The simple solution, of course, is to remove the potential for different contexts. A communicative flat land. This is Raskin’s ideal. No applications, no files, no modes. One context, no ambiguity.
While the elimination of preventable errors is nobel. I’m not convinced that a paradigm for designing interfaces that results in the removal of metaphors is either desirable or even the most efficient . Let alone forcing users into a land of a single context smacks of a bend-the-user-to-the-computer practice that Raskin is himself trying to eliminate in his book.
Perhaps some manipulations are universal, or close to it; Cut and Paste, Copy, Undo and Redo. These actions, or at least the pervasiveness of their use, is due to the reconfigurable qualities of computation as much as the structure of human thought. Outside of them there’s plenty of actions that might have very beneficial contextual interpretations. I don’t want auto indentation when typing a letter, but I do want it when writing code.
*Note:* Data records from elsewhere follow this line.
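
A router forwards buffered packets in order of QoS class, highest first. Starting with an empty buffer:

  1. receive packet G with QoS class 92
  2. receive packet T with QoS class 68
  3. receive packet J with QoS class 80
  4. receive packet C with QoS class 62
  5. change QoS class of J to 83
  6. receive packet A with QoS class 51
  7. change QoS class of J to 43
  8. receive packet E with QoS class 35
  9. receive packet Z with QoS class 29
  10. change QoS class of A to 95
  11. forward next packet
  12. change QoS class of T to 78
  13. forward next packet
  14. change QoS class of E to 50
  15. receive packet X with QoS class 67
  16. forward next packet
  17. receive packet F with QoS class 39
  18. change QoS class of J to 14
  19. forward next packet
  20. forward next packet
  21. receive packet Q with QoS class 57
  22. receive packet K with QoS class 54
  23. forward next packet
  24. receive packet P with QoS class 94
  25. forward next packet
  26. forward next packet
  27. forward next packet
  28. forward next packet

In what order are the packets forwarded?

add G (QoS class 92) → {G:92}
add T (QoS class 68) → {G:92, T:68}
add J (QoS class 80) → {G:92, J:80, T:68}
add C (QoS class 62) → {G:92, J:80, T:68, C:62}
update J to QoS class 83 → {G:92, J:83, T:68, C:62}
add A (QoS class 51) → {G:92, J:83, T:68, C:62, A:51}
update J to QoS class 43 → {G:92, T:68, C:62, A:51, J:43}
add E (QoS class 35) → {G:92, T:68, C:62, A:51, J:43, E:35}
add Z (QoS class 29) → {G:92, T:68, C:62, A:51, J:43, E:35, Z:29}
update A to QoS class 95 → {A:95, G:92, T:68, C:62, J:43, E:35, Z:29}
forward next packet → A; now {G:92, T:68, C:62, J:43, E:35, Z:29}
update T to QoS class 78 → {G:92, T:78, C:62, J:43, E:35, Z:29}
forward next packet → G; now {T:78, C:62, J:43, E:35, Z:29}
update E to QoS class 50 → {T:78, C:62, E:50, J:43, Z:29}
add X (QoS class 67) → {T:78, X:67, C:62, E:50, J:43, Z:29}
forward next packet → T; now {X:67, C:62, E:50, J:43, Z:29}
add F (QoS class 39) → {X:67, C:62, E:50, J:43, F:39, Z:29}
update J to QoS class 14 → {X:67, C:62, E:50, F:39, Z:29, J:14}
forward next packet → X; now {C:62, E:50, F:39, Z:29, J:14}
forward next packet → C; now {E:50, F:39, Z:29, J:14}
add Q (QoS class 57) → {Q:57, E:50, F:39, Z:29, J:14}
add K (QoS class 54) → {Q:57, K:54, E:50, F:39, Z:29, J:14}
forward next packet → Q; now {K:54, E:50, F:39, Z:29, J:14}
add P (QoS class 94) → {P:94, K:54, E:50, F:39, Z:29, J:14}
forward next packet → P; now {K:54, E:50, F:39, Z:29, J:14}
forward next packet → K; now {E:50, F:39, Z:29, J:14}
forward next packet → E; now {F:39, Z:29, J:14}
forward next packet → F; now {Z:29, J:14}

A, G, T, X, C, Q, P, K, E, F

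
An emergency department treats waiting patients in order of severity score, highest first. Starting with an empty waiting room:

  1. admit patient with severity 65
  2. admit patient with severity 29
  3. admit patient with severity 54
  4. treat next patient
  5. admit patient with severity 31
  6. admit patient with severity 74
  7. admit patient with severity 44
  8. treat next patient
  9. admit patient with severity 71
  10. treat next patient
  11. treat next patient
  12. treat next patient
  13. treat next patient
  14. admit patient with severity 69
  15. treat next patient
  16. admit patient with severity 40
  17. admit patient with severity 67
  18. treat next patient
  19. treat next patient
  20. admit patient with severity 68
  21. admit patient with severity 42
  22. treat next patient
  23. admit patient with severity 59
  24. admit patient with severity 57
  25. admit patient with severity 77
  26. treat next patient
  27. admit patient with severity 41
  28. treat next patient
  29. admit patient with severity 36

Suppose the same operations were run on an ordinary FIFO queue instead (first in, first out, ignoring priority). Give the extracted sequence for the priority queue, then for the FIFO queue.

priority queue: 65, 74, 71, 54, 44, 31, 69, 67, 40, 68, 77, 59; FIFO queue: [65, 29, 54, 31, 74, 44, 71, 69, 40, 67, 68, 42]

insert 65 → {65}
insert 29 → {65, 29}
insert 54 → {65, 54, 29}
treat next patient → 65; now {54, 29}
insert 31 → {54, 31, 29}
insert 74 → {74, 54, 31, 29}
insert 44 → {74, 54, 44, 31, 29}
treat next patient → 74; now {54, 44, 31, 29}
insert 71 → {71, 54, 44, 31, 29}
treat next patient → 71; now {54, 44, 31, 29}
treat next patient → 54; now {44, 31, 29}
treat next patient → 44; now {31, 29}
treat next patient → 31; now {29}
insert 69 → {69, 29}
treat next patient → 69; now {29}
insert 40 → {40, 29}
insert 67 → {67, 40, 29}
treat next patient → 67; now {40, 29}
treat next patient → 40; now {29}
insert 68 → {68, 29}
insert 42 → {68, 42, 29}
treat next patient → 68; now {42, 29}
insert 59 → {59, 42, 29}
insert 57 → {59, 57, 42, 29}
insert 77 → {77, 59, 57, 42, 29}
treat next patient → 77; now {59, 57, 42, 29}
insert 41 → {59, 57, 42, 41, 29}
treat next patient → 59; now {57, 42, 41, 29}
insert 36 → {57, 42, 41, 36, 29}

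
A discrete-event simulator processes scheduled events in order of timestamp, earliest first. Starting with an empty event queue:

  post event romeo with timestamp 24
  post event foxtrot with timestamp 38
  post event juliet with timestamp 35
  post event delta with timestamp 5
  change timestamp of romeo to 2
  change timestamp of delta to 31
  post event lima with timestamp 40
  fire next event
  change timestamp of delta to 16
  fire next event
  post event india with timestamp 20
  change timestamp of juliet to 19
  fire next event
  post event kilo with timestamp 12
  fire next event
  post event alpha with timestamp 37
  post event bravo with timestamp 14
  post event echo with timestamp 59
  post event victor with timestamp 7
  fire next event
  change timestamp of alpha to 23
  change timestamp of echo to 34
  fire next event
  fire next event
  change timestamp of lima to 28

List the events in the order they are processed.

[romeo, delta, juliet, kilo, victor, bravo, india]

add romeo (timestamp 24) → {romeo:24}
add foxtrot (timestamp 38) → {romeo:24, foxtrot:38}
add juliet (timestamp 35) → {romeo:24, juliet:35, foxtrot:38}
add delta (timestamp 5) → {delta:5, romeo:24, juliet:35, foxtrot:38}
update romeo to timestamp 2 → {romeo:2, delta:5, juliet:35, foxtrot:38}
update delta to timestamp 31 → {romeo:2, delta:31, juliet:35, foxtrot:38}
add lima (timestamp 40) → {romeo:2, delta:31, juliet:35, foxtrot:38, lima:40}
fire next event → romeo; now {delta:31, juliet:35, foxtrot:38, lima:40}
update delta to timestamp 16 → {delta:16, juliet:35, foxtrot:38, lima:40}
fire next event → delta; now {juliet:35, foxtrot:38, lima:40}
add india (timestamp 20) → {india:20, juliet:35, foxtrot:38, lima:40}
update juliet to timestamp 19 → {juliet:19, india:20, foxtrot:38, lima:40}
fire next event → juliet; now {india:20, foxtrot:38, lima:40}
add kilo (timestamp 12) → {kilo:12, india:20, foxtrot:38, lima:40}
fire next event → kilo; now {india:20, foxtrot:38, lima:40}
add alpha (timestamp 37) → {india:20, alpha:37, foxtrot:38, lima:40}
add bravo (timestamp 14) → {bravo:14, india:20, alpha:37, foxtrot:38, lima:40}
add echo (timestamp 59) → {bravo:14, india:20, alpha:37, foxtrot:38, lima:40, echo:59}
add victor (timestamp 7) → {victor:7, bravo:14, india:20, alpha:37, foxtrot:38, lima:40, echo:59}
fire next event → victor; now {bravo:14, india:20, alpha:37, foxtrot:38, lima:40, echo:59}
update alpha to timestamp 23 → {bravo:14, india:20, alpha:23, foxtrot:38, lima:40, echo:59}
update echo to timestamp 34 → {bravo:14, india:20, alpha:23, echo:34, foxtrot:38, lima:40}
fire next event → bravo; now {india:20, alpha:23, echo:34, foxtrot:38, lima:40}
fire next event → india; now {alpha:23, echo:34, foxtrot:38, lima:40}
update lima to timestamp 28 → {alpha:23, lima:28, echo:34, foxtrot:38}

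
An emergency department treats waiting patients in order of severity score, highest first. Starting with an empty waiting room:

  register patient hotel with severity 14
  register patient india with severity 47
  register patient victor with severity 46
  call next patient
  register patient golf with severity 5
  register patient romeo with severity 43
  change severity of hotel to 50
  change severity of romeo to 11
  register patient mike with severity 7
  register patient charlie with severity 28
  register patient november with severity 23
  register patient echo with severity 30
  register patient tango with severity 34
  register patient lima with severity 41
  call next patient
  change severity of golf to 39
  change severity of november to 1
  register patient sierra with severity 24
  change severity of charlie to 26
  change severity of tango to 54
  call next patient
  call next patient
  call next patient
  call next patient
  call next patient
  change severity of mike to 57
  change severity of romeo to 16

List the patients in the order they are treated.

india → hotel → tango → victor → lima → golf → echo

add hotel (severity 14) → {hotel:14}
add india (severity 47) → {india:47, hotel:14}
add victor (severity 46) → {india:47, victor:46, hotel:14}
call next patient → india; now {victor:46, hotel:14}
add golf (severity 5) → {victor:46, hotel:14, golf:5}
add romeo (severity 43) → {victor:46, romeo:43, hotel:14, golf:5}
update hotel to severity 50 → {hotel:50, victor:46, romeo:43, golf:5}
update romeo to severity 11 → {hotel:50, victor:46, romeo:11, golf:5}
add mike (severity 7) → {hotel:50, victor:46, romeo:11, mike:7, golf:5}
add charlie (severity 28) → {hotel:50, victor:46, charlie:28, romeo:11, mike:7, golf:5}
add november (severity 23) → {hotel:50, victor:46, charlie:28, november:23, romeo:11, mike:7, golf:5}
add echo (severity 30) → {hotel:50, victor:46, echo:30, charlie:28, november:23, romeo:11, mike:7, golf:5}
add tango (severity 34) → {hotel:50, victor:46, tango:34, echo:30, charlie:28, november:23, romeo:11, mike:7, golf:5}
add lima (severity 41) → {hotel:50, victor:46, lima:41, tango:34, echo:30, charlie:28, november:23, romeo:11, mike:7, golf:5}
call next patient → hotel; now {victor:46, lima:41, tango:34, echo:30, charlie:28, november:23, romeo:11, mike:7, golf:5}
update golf to severity 39 → {victor:46, lima:41, golf:39, tango:34, echo:30, charlie:28, november:23, romeo:11, mike:7}
update november to severity 1 → {victor:46, lima:41, golf:39, tango:34, echo:30, charlie:28, romeo:11, mike:7, november:1}
add sierra (severity 24) → {victor:46, lima:41, golf:39, tango:34, echo:30, charlie:28, sierra:24, romeo:11, mike:7, november:1}
update charlie to severity 26 → {victor:46, lima:41, golf:39, tango:34, echo:30, charlie:26, sierra:24, romeo:11, mike:7, november:1}
update tango to severity 54 → {tango:54, victor:46, lima:41, golf:39, echo:30, charlie:26, sierra:24, romeo:11, mike:7, november:1}
call next patient → tango; now {victor:46, lima:41, golf:39, echo:30, charlie:26, sierra:24, romeo:11, mike:7, november:1}
call next patient → victor; now {lima:41, golf:39, echo:30, charlie:26, sierra:24, romeo:11, mike:7, november:1}
call next patient → lima; now {golf:39, echo:30, charlie:26, sierra:24, romeo:11, mike:7, november:1}
call next patient → golf; now {echo:30, charlie:26, sierra:24, romeo:11, mike:7, november:1}
call next patient → echo; now {charlie:26, sierra:24, romeo:11, mike:7, november:1}
update mike to severity 57 → {mike:57, charlie:26, sierra:24, romeo:11, november:1}
update romeo to severity 16 → {mike:57, charlie:26, sierra:24, romeo:16, november:1}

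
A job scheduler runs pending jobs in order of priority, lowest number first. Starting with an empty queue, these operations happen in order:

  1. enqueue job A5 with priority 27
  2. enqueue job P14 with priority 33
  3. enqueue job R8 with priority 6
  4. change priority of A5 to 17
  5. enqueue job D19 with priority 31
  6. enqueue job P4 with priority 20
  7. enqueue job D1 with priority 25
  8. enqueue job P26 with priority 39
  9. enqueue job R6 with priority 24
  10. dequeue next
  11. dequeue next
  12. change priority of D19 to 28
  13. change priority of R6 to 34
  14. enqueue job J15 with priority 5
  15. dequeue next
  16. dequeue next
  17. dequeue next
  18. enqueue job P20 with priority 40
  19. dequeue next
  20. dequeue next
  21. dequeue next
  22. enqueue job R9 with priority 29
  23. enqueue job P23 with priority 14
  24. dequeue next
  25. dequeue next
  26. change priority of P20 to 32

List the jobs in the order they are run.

R8 → A5 → J15 → P4 → D1 → D19 → P14 → R6 → P23 → R9

add A5 (priority 27) → {A5:27}
add P14 (priority 33) → {A5:27, P14:33}
add R8 (priority 6) → {R8:6, A5:27, P14:33}
update A5 to priority 17 → {R8:6, A5:17, P14:33}
add D19 (priority 31) → {R8:6, A5:17, D19:31, P14:33}
add P4 (priority 20) → {R8:6, A5:17, P4:20, D19:31, P14:33}
add D1 (priority 25) → {R8:6, A5:17, P4:20, D1:25, D19:31, P14:33}
add P26 (priority 39) → {R8:6, A5:17, P4:20, D1:25, D19:31, P14:33, P26:39}
add R6 (priority 24) → {R8:6, A5:17, P4:20, R6:24, D1:25, D19:31, P14:33, P26:39}
dequeue next → R8; now {A5:17, P4:20, R6:24, D1:25, D19:31, P14:33, P26:39}
dequeue next → A5; now {P4:20, R6:24, D1:25, D19:31, P14:33, P26:39}
update D19 to priority 28 → {P4:20, R6:24, D1:25, D19:28, P14:33, P26:39}
update R6 to priority 34 → {P4:20, D1:25, D19:28, P14:33, R6:34, P26:39}
add J15 (priority 5) → {J15:5, P4:20, D1:25, D19:28, P14:33, R6:34, P26:39}
dequeue next → J15; now {P4:20, D1:25, D19:28, P14:33, R6:34, P26:39}
dequeue next → P4; now {D1:25, D19:28, P14:33, R6:34, P26:39}
dequeue next → D1; now {D19:28, P14:33, R6:34, P26:39}
add P20 (priority 40) → {D19:28, P14:33, R6:34, P26:39, P20:40}
dequeue next → D19; now {P14:33, R6:34, P26:39, P20:40}
dequeue next → P14; now {R6:34, P26:39, P20:40}
dequeue next → R6; now {P26:39, P20:40}
add R9 (priority 29) → {R9:29, P26:39, P20:40}
add P23 (priority 14) → {P23:14, R9:29, P26:39, P20:40}
dequeue next → P23; now {R9:29, P26:39, P20:40}
dequeue next → R9; now {P26:39, P20:40}
update P20 to priority 32 → {P20:32, P26:39}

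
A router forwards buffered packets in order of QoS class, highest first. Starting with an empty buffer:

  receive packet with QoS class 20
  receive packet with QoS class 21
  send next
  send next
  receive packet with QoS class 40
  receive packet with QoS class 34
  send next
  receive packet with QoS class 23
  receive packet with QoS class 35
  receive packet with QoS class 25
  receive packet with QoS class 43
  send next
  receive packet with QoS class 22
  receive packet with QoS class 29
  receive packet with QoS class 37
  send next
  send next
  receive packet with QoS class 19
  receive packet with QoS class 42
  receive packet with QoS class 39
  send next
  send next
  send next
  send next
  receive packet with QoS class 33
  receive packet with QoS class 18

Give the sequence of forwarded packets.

insert 20 → {20}
insert 21 → {21, 20}
send next → 21; now {20}
send next → 20; now {}
insert 40 → {40}
insert 34 → {40, 34}
send next → 40; now {34}
insert 23 → {34, 23}
insert 35 → {35, 34, 23}
insert 25 → {35, 34, 25, 23}
insert 43 → {43, 35, 34, 25, 23}
send next → 43; now {35, 34, 25, 23}
insert 22 → {35, 34, 25, 23, 22}
insert 29 → {35, 34, 29, 25, 23, 22}
insert 37 → {37, 35, 34, 29, 25, 23, 22}
send next → 37; now {35, 34, 29, 25, 23, 22}
send next → 35; now {34, 29, 25, 23, 22}
insert 19 → {34, 29, 25, 23, 22, 19}
insert 42 → {42, 34, 29, 25, 23, 22, 19}
insert 39 → {42, 39, 34, 29, 25, 23, 22, 19}
send next → 42; now {39, 34, 29, 25, 23, 22, 19}
send next → 39; now {34, 29, 25, 23, 22, 19}
send next → 34; now {29, 25, 23, 22, 19}
send next → 29; now {25, 23, 22, 19}
insert 33 → {33, 25, 23, 22, 19}
insert 18 → {33, 25, 23, 22, 19, 18}

[21, 20, 40, 43, 37, 35, 42, 39, 34, 29]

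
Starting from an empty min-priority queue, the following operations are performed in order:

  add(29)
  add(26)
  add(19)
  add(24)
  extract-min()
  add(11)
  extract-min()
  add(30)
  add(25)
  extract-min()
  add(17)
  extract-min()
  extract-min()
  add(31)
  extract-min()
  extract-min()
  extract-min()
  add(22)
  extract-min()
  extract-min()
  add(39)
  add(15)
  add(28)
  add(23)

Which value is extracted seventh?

insert 29 → {29}
insert 26 → {26, 29}
insert 19 → {19, 26, 29}
insert 24 → {19, 24, 26, 29}
extract-min → 19; now {24, 26, 29}
insert 11 → {11, 24, 26, 29}
extract-min → 11; now {24, 26, 29}
insert 30 → {24, 26, 29, 30}
insert 25 → {24, 25, 26, 29, 30}
extract-min → 24; now {25, 26, 29, 30}
insert 17 → {17, 25, 26, 29, 30}
extract-min → 17; now {25, 26, 29, 30}
extract-min → 25; now {26, 29, 30}
insert 31 → {26, 29, 30, 31}
extract-min → 26; now {29, 30, 31}
extract-min → 29; now {30, 31}
extract-min → 30; now {31}
insert 22 → {22, 31}
extract-min → 22; now {31}
extract-min → 31; now {}
insert 39 → {39}
insert 15 → {15, 39}
insert 28 → {15, 28, 39}
insert 23 → {15, 23, 28, 39}

29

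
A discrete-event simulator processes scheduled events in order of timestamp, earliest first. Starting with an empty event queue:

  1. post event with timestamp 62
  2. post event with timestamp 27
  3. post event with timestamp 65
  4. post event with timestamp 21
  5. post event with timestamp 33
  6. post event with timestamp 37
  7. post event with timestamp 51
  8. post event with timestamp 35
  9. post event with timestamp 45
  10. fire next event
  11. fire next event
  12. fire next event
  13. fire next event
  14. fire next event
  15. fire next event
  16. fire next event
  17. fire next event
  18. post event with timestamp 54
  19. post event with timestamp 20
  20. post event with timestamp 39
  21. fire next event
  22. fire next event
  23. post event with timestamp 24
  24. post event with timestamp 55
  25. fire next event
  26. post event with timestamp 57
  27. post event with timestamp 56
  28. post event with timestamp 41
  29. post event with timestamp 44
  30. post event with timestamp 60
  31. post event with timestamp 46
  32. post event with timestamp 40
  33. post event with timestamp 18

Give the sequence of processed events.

insert 62 → {62}
insert 27 → {27, 62}
insert 65 → {27, 62, 65}
insert 21 → {21, 27, 62, 65}
insert 33 → {21, 27, 33, 62, 65}
insert 37 → {21, 27, 33, 37, 62, 65}
insert 51 → {21, 27, 33, 37, 51, 62, 65}
insert 35 → {21, 27, 33, 35, 37, 51, 62, 65}
insert 45 → {21, 27, 33, 35, 37, 45, 51, 62, 65}
fire next event → 21; now {27, 33, 35, 37, 45, 51, 62, 65}
fire next event → 27; now {33, 35, 37, 45, 51, 62, 65}
fire next event → 33; now {35, 37, 45, 51, 62, 65}
fire next event → 35; now {37, 45, 51, 62, 65}
fire next event → 37; now {45, 51, 62, 65}
fire next event → 45; now {51, 62, 65}
fire next event → 51; now {62, 65}
fire next event → 62; now {65}
insert 54 → {54, 65}
insert 20 → {20, 54, 65}
insert 39 → {20, 39, 54, 65}
fire next event → 20; now {39, 54, 65}
fire next event → 39; now {54, 65}
insert 24 → {24, 54, 65}
insert 55 → {24, 54, 55, 65}
fire next event → 24; now {54, 55, 65}
insert 57 → {54, 55, 57, 65}
insert 56 → {54, 55, 56, 57, 65}
insert 41 → {41, 54, 55, 56, 57, 65}
insert 44 → {41, 44, 54, 55, 56, 57, 65}
insert 60 → {41, 44, 54, 55, 56, 57, 60, 65}
insert 46 → {41, 44, 46, 54, 55, 56, 57, 60, 65}
insert 40 → {40, 41, 44, 46, 54, 55, 56, 57, 60, 65}
insert 18 → {18, 40, 41, 44, 46, 54, 55, 56, 57, 60, 65}

[21, 27, 33, 35, 37, 45, 51, 62, 20, 39, 24]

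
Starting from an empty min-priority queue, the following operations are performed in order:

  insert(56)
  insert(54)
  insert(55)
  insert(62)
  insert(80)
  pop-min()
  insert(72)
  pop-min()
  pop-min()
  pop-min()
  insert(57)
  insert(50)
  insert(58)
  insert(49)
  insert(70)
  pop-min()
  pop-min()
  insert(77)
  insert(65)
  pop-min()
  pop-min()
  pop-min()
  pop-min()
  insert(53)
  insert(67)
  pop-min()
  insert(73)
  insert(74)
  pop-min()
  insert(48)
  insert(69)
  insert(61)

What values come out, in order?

[54, 55, 56, 62, 49, 50, 57, 58, 65, 70, 53, 67]

insert 56 → {56}
insert 54 → {54, 56}
insert 55 → {54, 55, 56}
insert 62 → {54, 55, 56, 62}
insert 80 → {54, 55, 56, 62, 80}
pop-min → 54; now {55, 56, 62, 80}
insert 72 → {55, 56, 62, 72, 80}
pop-min → 55; now {56, 62, 72, 80}
pop-min → 56; now {62, 72, 80}
pop-min → 62; now {72, 80}
insert 57 → {57, 72, 80}
insert 50 → {50, 57, 72, 80}
insert 58 → {50, 57, 58, 72, 80}
insert 49 → {49, 50, 57, 58, 72, 80}
insert 70 → {49, 50, 57, 58, 70, 72, 80}
pop-min → 49; now {50, 57, 58, 70, 72, 80}
pop-min → 50; now {57, 58, 70, 72, 80}
insert 77 → {57, 58, 70, 72, 77, 80}
insert 65 → {57, 58, 65, 70, 72, 77, 80}
pop-min → 57; now {58, 65, 70, 72, 77, 80}
pop-min → 58; now {65, 70, 72, 77, 80}
pop-min → 65; now {70, 72, 77, 80}
pop-min → 70; now {72, 77, 80}
insert 53 → {53, 72, 77, 80}
insert 67 → {53, 67, 72, 77, 80}
pop-min → 53; now {67, 72, 77, 80}
insert 73 → {67, 72, 73, 77, 80}
insert 74 → {67, 72, 73, 74, 77, 80}
pop-min → 67; now {72, 73, 74, 77, 80}
insert 48 → {48, 72, 73, 74, 77, 80}
insert 69 → {48, 69, 72, 73, 74, 77, 80}
insert 61 → {48, 61, 69, 72, 73, 74, 77, 80}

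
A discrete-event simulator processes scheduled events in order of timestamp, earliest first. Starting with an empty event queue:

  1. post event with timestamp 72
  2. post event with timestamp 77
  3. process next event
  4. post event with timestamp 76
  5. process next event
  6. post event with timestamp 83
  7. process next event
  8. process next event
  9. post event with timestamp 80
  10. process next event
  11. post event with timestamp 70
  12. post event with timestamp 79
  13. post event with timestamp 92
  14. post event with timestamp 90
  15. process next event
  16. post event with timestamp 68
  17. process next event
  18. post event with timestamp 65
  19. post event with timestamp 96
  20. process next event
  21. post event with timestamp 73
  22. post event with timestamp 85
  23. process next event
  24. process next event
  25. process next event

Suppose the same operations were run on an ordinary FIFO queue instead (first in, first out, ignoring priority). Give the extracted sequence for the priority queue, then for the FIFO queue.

priority queue: 72 → 76 → 77 → 83 → 80 → 70 → 68 → 65 → 73 → 79 → 85; FIFO queue: [72, 77, 76, 83, 80, 70, 79, 92, 90, 68, 65]

insert 72 → {72}
insert 77 → {72, 77}
process next event → 72; now {77}
insert 76 → {76, 77}
process next event → 76; now {77}
insert 83 → {77, 83}
process next event → 77; now {83}
process next event → 83; now {}
insert 80 → {80}
process next event → 80; now {}
insert 70 → {70}
insert 79 → {70, 79}
insert 92 → {70, 79, 92}
insert 90 → {70, 79, 90, 92}
process next event → 70; now {79, 90, 92}
insert 68 → {68, 79, 90, 92}
process next event → 68; now {79, 90, 92}
insert 65 → {65, 79, 90, 92}
insert 96 → {65, 79, 90, 92, 96}
process next event → 65; now {79, 90, 92, 96}
insert 73 → {73, 79, 90, 92, 96}
insert 85 → {73, 79, 85, 90, 92, 96}
process next event → 73; now {79, 85, 90, 92, 96}
process next event → 79; now {85, 90, 92, 96}
process next event → 85; now {90, 92, 96}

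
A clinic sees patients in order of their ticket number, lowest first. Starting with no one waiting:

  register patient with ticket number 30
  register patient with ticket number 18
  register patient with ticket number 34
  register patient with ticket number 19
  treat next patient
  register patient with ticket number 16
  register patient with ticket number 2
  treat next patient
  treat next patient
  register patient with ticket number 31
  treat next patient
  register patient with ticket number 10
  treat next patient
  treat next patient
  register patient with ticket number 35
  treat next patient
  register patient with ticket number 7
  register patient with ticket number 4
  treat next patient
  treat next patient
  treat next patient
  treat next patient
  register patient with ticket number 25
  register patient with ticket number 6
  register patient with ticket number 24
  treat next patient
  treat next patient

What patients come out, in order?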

A parenthesis is an individual character, but if I type it while a line of text is selected, I’d rather it bracket the content than replace it with “(“. We might want windows to be in the same place when waking a computer from sleep, but I doubt everyone wants their browser, on launching, to display the last web page they were on when sitting in a coffee shop.
The discrepancy between a computer’s understanding of context and our own is evident even in the removal of modes. This is highly evident in the social faux-pas on Facebook when new users unintentionally publish, publicly, information meant to be private. Raskin might argue that this stems from the modality created by applications, perhaps applications such as an email client. No matter how ideally ignorant a user should be of the computer’s mode, ignorance on the system’s part of the context of the user will always cause problems.
The issue seems not in designing for a universal context (though this can also help in avoiding bad design choices), but in understanding how people float between contexts and how this can be facilitated by a computer, not ignored.
The idea of computers responding to emotions is briefly mentioned. Raskin quickly sets it aside as a nice thought, as the ability for computers to successfully do this, or for designers to account for it at the time of writing is nill. Fair enough. However, he never addresses the emotions that users have — regardless of whether the computer reads them or not. Raskin talks of designing humane interfaces, polite and respectable interfaces, but his guidelines account for people as if they were machinery.